Among other less attention-grabbing news of the day: it was learned that Ms. Palin now has a private lawyer in a legislative ethics investigation in Alaska into whether she abused her power in dismissing the state’s public safety commissioner; that she was a member for two years in the 1990s of the Alaska Independence Party, which has at times sought a vote on whether the state should secede; and that Mr. Palin was arrested 22 years ago on a drunken-driving charge.

Aides to Mr. McCain said they had a team on the ground in Alaska now to look more thoroughly into Ms. Palin’s background. A Republican with ties to the campaign said the team assigned to vet Ms. Palin in Alaska had not arrived there until Thursday, a day before Mr. McCain stunned the political world with his vice-presidential choice. The campaign was still calling Republican operatives as late as Sunday night asking them to go to Alaska to deal with the unexpected candidacy of Ms. Palin.

It seems that McCain is trying to emulate the Bush information-free decision making process. The Decider II. And of course, under the Bush method, you follow the fuck up with the lies:

Mr. McCain’s advisers said repeatedly on Monday that Ms. Palin was “thoroughly vetted,” a process that would have included a review of all financial and legal records as well as a criminal background check. A McCain aide said the campaign was well aware of the ethics investigation and had looked into it.

How thoroughly vetted was she? Judge for yourself:

“They didn’t speak to anyone in the Legislature, they didn’t speak to anyone in the business community,” said Lyda Green, the State Senate president, who lives in Wasilla, where Ms. Palin served as mayor.

Representative Gail Phillips, a Republican and former speaker of the State House, said the widespread surprise in Alaska when Ms. Palin was named to the ticket made her wonder how intensively the McCain campaign had vetted her.

“I started calling around and asking, and I have not been able to find one person that was called,” Ms. Phillips said. “I called 30 to 40 people, political leaders, business leaders, community leaders. Not one of them had heard. Alaska is a very small community, we know people all over, but I haven’t found anybody who was asked anything.”

The current mayor of Wasilla, Dianne M. Keller, said she had not heard of any efforts to look into Ms. Palin’s background. And Randy Ruedrich, the state Republican Party chairman, said he knew nothing of any vetting that had been conducted.

State Senator Hollis French, a Democrat who is directing the ethics investigation, said that no one asked him about the allegations. “I heard not a word, not a single contact,” he said.

And per today’s Los Angeles Times, Sarah Palin was a member of a secessionist political party which has for years attempted to obtain a plebescite which would allow Alaska to become an independent country:

Palin could face questions in on other facets of her past, such as her 1990s membership in the Alaskan Independence Party, a group that has pushed for more than 30 years to give Alaskans a vote on whether to secede from the union.

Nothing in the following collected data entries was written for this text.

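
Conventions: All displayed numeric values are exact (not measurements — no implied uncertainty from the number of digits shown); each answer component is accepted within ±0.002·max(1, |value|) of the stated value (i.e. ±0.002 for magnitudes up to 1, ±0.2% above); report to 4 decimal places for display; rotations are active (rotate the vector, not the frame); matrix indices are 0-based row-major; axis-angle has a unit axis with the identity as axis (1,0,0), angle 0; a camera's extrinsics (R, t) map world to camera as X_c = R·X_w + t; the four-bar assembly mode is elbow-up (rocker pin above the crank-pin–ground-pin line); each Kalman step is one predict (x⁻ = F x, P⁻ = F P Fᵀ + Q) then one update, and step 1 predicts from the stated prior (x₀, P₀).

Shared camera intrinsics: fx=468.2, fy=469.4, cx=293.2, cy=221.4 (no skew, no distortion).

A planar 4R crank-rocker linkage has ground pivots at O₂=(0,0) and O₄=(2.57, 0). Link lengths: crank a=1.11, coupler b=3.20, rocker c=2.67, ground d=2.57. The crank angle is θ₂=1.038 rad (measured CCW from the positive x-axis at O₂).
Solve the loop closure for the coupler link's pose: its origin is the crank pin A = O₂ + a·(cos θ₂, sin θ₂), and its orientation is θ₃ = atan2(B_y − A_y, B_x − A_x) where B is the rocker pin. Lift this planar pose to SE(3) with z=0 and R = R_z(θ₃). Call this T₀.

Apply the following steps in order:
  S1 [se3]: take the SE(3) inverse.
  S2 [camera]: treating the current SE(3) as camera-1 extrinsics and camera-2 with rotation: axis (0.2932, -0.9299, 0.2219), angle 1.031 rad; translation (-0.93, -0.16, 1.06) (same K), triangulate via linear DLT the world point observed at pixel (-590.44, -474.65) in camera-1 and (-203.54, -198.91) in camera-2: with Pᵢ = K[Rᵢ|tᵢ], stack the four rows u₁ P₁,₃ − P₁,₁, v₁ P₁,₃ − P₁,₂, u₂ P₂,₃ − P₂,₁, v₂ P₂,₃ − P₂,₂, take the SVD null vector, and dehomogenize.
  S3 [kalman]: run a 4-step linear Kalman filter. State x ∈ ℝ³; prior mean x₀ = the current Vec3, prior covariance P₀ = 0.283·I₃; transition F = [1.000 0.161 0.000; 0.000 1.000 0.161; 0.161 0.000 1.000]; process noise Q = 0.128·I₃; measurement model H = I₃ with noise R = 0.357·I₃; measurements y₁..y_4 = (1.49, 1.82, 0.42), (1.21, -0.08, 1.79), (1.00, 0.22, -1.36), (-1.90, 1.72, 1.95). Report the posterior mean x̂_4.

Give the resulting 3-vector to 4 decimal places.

result = (-0.2105, 0.9476, 0.9888)

source (fourbar_fk): coupler pose = R=[0.8656 -0.5007 0.0000; 0.5007 0.8656 0.0000; 0.0000 0.0000 1.0000], t=(0.5638, 0.9561, 0.0000)
after S1 (invert_se3): R=[0.8656 0.5007 0.0000; -0.5007 0.8656 0.0000; 0.0000 0.0000 1.0000], t=(-0.9668, -0.5453, 0.0000)
after S2 (triangulate): (-0.1159, -0.7436, 0.7627)
after S3 (kf_track): (-0.2105, 0.9476, 0.9888)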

From the Alaskan Independence Party’s web site:

The Alaskan Independence Party’s goal is the vote we were entitled to in 1958, one choice from among the following four alternatives:

1) Remain a Territory.
2) Become a separate and Independent Nation.
3) Accept Commonwealth status.
4) Become a State.

The call for this vote is in furtherance of the dream of the Alaskan Independence Party’s founding father, Joe Vogler, which was for Alaskans to achieve independence under a minimal government, fully responsive to the people, promoting a peaceful and lawful means of resolving differences.

A quote from Joe Vogler, the AIP’s self-described ‘founding father’: “I’m an Alaskan, not an American. I’ve got no use for America or her damned institutions.”

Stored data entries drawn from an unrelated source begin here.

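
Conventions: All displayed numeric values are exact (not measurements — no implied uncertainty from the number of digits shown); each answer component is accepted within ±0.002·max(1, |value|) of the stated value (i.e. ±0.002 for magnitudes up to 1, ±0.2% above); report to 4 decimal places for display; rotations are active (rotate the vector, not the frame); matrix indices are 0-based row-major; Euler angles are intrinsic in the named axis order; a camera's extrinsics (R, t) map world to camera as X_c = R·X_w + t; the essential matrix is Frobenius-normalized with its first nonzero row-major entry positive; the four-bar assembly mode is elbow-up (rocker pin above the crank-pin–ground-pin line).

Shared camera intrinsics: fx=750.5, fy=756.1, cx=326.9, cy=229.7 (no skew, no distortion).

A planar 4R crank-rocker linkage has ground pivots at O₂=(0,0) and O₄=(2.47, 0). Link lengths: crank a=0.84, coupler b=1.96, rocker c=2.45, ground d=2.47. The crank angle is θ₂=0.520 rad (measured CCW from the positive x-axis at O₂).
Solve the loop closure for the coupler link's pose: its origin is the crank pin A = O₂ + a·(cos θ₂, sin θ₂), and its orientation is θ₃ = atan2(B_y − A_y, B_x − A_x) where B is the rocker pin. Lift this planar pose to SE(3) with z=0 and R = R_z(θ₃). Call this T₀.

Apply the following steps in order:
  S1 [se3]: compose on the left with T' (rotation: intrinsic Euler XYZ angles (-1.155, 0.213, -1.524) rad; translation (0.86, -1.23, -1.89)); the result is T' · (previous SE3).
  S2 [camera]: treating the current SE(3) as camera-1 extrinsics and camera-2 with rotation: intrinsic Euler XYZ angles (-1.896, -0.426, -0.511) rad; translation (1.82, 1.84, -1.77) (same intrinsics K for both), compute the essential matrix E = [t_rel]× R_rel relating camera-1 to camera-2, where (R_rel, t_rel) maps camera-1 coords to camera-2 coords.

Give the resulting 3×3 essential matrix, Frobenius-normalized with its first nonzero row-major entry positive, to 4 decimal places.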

Nice friends [add: and husband] ya got there, Sarah.

McCain picked an inexperienced politician who wants creationism taught in schools, who once aspired to have Alaska leave the very Union which, as Vice President, she would have to swear an oath to protect. This is clearly not the Republican Party of Abraham Lincoln.

McCain’s campaign is claiming that its hands were tied because of the need for secrecy — which is pretty obvious spin and bullshit. Obama managed to vet several possible choices for Vice President. It seems Johnny McFuckup was more interested in keeping his selection a surprise than insuring his selection was wise. No doubt he will point out he went 5 and a half years without a maid, let alone a vice presidential candidate.

Ineptitude, thy name is John McCain.

Apparently the McStockdaleCain camp is afraid

That the American people are unaware of the fact that McCain was a Prisoner of War.

John McStockdale?

McCain famously can’t remember how many houses he owns, but it also seems he doesn’t know what kind of car he drives. Billmon:

I see that John McCain not only is having trouble keeping track of his wife’s condos and mini-mansions, but also isn’t sure what kind of car he (or rather, his chauffeurs) drive when they transport him to those places.

. . . .

But McCain’s gaffes (if the decent into second childhood can properly be described as a “gaffe”) don’t just remind me of stereotypical geezer behavior. They’re starting to make him look like one old codger in particular: Admiral James Stockdale, Ross Perot’s vice presidential running mate way back in 1992.

Do you remember him? Also a navy pilot and Vietnam POW hero, Stockdale was selected by Perot more or less on the spur of the moment because the Reform Party needed a VP candidate to get on the ballot in a bunch of states. Stockdale was supposed to be a placeholder for a more “serious” pick to be named later. However, Perot’s people discovered, to their horror, that they couldn’t dump Stockdale without getting Perot booted off the ballot in a number of key states.

As Billmon points out, Stockdale was seriously devoid of the advanced bullshitting skills which help him to avoid saying he’s “out of ammo” and lacks the teams of handlers which McCain relies on to keep from saying crazy shit like al Qaida is a shiite group all the time. But the parallel is interesting. And he was just 69 years old when he was tabbed to be Ross Perot’s running mate in the 1992 election — or two years younger than McCain.